Another gem? In the very room where Hawthorne wrote in the years he stayed there, Emerson stood at the same window and was inspired to write the essay Nature -- which birthed Transcendentalism. What was it about that place and that time? As a writer, I can't help but romanticize it.
One of the terrific new things I did this trip was visited the Houghton Library at Harvard. Not only were the books breathtaking -- ancient editions that go back to Gutenberg and before -- but the have amazing collections of letters and artifacts upstairs. The Emily Dickinson room houses not only the books she owned, read, and were informed and inspired by, but her writing desk, letters, and the chest of drawers her writing was found in after her death.
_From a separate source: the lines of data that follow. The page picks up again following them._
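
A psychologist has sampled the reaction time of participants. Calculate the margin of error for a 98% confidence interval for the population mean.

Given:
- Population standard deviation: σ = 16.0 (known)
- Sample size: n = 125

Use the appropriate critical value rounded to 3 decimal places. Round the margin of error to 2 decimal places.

The population standard deviation σ is known, so use the z-interval margin of error formula.

For 98% confidence, z* = 2.326 (from standard normal table)

Margin of error formula for z-interval: E = z* × σ/√n

E = 2.326 × 16.0/√125
  = 2.326 × 1.431084
  = 3.3287

Rounded to 2 decimal places:

3.33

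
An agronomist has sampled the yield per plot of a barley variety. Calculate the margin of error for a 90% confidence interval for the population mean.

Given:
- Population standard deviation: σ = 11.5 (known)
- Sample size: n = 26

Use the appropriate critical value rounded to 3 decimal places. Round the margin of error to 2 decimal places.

The population standard deviation σ is known, so use the z-interval margin of error formula.

For 90% confidence, z* = 1.645 (from standard normal table)

Margin of error formula for z-interval: E = z* × σ/√n

E = 1.645 × 11.5/√26
  = 1.645 × 2.255336
  = 3.7100

Rounded to 2 decimal places:

3.71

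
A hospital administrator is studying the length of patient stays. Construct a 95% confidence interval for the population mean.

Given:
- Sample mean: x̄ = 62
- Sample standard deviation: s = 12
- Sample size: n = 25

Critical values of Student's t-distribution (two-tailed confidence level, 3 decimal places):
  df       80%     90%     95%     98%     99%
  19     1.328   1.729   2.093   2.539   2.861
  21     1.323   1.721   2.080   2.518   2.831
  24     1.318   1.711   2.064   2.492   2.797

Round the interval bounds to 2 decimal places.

The population standard deviation σ is unknown (only the sample standard deviation s is given), so use a t-interval with df = n - 1 = 25 - 1 = 24.

For 95% confidence with df = 24, t* = 2.064 (from t-table)

Standard error: SE = s/√n = 12/√25 = 2.400000

Margin of error: E = t* × SE = 2.064 × 2.400000 = 4.9536

T-interval: x̄ ± E = 62 ± 4.9536 = (57.0464, 66.9536)

Rounded to 2 decimal places:

(57.05, 66.95)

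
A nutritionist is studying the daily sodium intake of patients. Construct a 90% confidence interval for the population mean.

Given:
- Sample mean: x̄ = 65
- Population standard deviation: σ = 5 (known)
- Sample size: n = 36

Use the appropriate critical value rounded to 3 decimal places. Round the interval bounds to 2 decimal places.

The population standard deviation σ is known, so use a z-interval (standard normal critical value).

For 90% confidence, z* = 1.645 (from standard normal table)

Standard error: SE = σ/√n = 5/√36 = 0.833333

Margin of error: E = z* × SE = 1.645 × 0.833333 = 1.3708

Z-interval: x̄ ± E = 65 ± 1.3708 = (63.6292, 66.3708)

Rounded to 2 decimal places:

(63.63, 66.37)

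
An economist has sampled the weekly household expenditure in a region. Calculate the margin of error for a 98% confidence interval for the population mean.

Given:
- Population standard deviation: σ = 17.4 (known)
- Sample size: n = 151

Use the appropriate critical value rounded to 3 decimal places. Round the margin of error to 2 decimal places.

The population standard deviation σ is known, so use the z-interval margin of error formula.

For 98% confidence, z* = 2.326 (from standard normal table)

Margin of error formula for z-interval: E = z* × σ/√n

E = 2.326 × 17.4/√151
  = 2.326 × 1.415992
  = 3.2936

Rounded to 2 decimal places:

3.29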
Amazing items to peruse, to examine, and to think about. Houghton also houses each edition of Keats work and his life mask. Being able to look at Keats' still face in front of your own while surrounded by his letters and poems. It brings a smile to my face.
We swung by the Boston Public Library which is always a treat. They had an exhibition of letters from Poe, Phillis Wheatley, and so many others. I could've stayed for hours reading them all. Something about the handwriting and the language really transports you.
But there is one thing that I love to do, more than anything, when I find myself in the area. Walden Pond. There's something about having read Walden and walking through the forest paths and hanging out at the site of Henry David's cabin that seems so surreal and real at the same time. And I always walk the path from the site to the water's shore and submerged myself into Thoreau's bathtub -- because certainly he wouldn't have cleaned himself there, wouldn't he have? I like to imagine it anyway.
I love to reread the poems and stories of these writers. I love to travel to this place. But most of all, I love to piece it all together. For me, it creates a strange living history I can relate to -- something to remind myself that even the writers we edify were and are people too...who have to bathe and collect books and play and argue with their spouses... just like me. Somehow, even when I've experienced these places and stories before, it inspires me each time and in a strange way helps me to validate the writer's life I've chosen.